In der US-Ausspähaffäre ist die Bundesregierung nach wochenlangem Zögern in die Offensive gegangen: Kanzleramtsminister Ronald Pofalla (CDU) wies am Donnerstag vehement den Eindruck zurück, deutsche Sicherheitsbehörden hätten die USA rechtswidrig bei Abhöraktionen unterstützt. „Die deutschen Nachrichtendienste arbeiten nach Recht und Gesetz“, sagte Pofalla nach einer Sitzung des Parlamentarischen Kontrollgremiums (PKG) des Bundestags in Berlin. Die Dienste hielten den Datenschutz „zu hundert Prozent“ ein.
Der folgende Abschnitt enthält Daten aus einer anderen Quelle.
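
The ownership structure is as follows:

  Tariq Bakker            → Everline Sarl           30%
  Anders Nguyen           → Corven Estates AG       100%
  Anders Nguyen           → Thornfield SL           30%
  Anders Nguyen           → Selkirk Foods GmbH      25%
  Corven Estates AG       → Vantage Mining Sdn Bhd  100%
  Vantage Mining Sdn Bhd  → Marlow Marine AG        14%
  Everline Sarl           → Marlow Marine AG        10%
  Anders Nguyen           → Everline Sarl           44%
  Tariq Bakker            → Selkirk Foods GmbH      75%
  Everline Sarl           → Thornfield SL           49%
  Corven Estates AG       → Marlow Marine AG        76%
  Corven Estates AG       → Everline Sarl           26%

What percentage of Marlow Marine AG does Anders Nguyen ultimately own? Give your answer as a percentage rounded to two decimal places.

Anders reaches Marlow along 4 paths.
Via Corven → Everline: 100% × 26% × 10% = 2.6%.
Via Everline: 44% × 10% = 4.4%.
Via Corven → Vantage: 100% × 100% × 14% = 14%.
Via Corven: 100% × 76% = 76%.
Total: 2.6% + 4.4% + 14% + 76% = 97%.
Rounded: 97.00%.

97.00%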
Zugleich legte die Bundesregierung dem Gremium ein Schriftstück vor, in dem der US-Geheimdienst NSA offenbar versichert, mit seinem Spähprogramm Prism würden keineswegs massenhaft Kommunikationsdaten deutscher Bürger erfasst. Die NSA erklärte nach Angaben von Koalitionspolitikern zudem, dass ihr Prism-Programm nichts mit dem in Afghanistan von der Nato benutzten Programm gleichen Namens zu tun habe.

„Keinen Schritt weiter“

Pofalla sagte nach der Sitzung, nun seien „alle Fragen umfassend geklärt.“ Doch die Opposition widersprach: Sie attestierte der Bundesregierung zwar, nun die Brisanz der Vorwürfe erkannt zu haben und sich um Beantwortung der Fragen zu bemühen. Doch PKG-Chef Thomas Oppermann (SPD) sagte: „Wir sind keinen Schritt weiter.“ In wichtigen Fragen gebe es immer noch keine Antwort.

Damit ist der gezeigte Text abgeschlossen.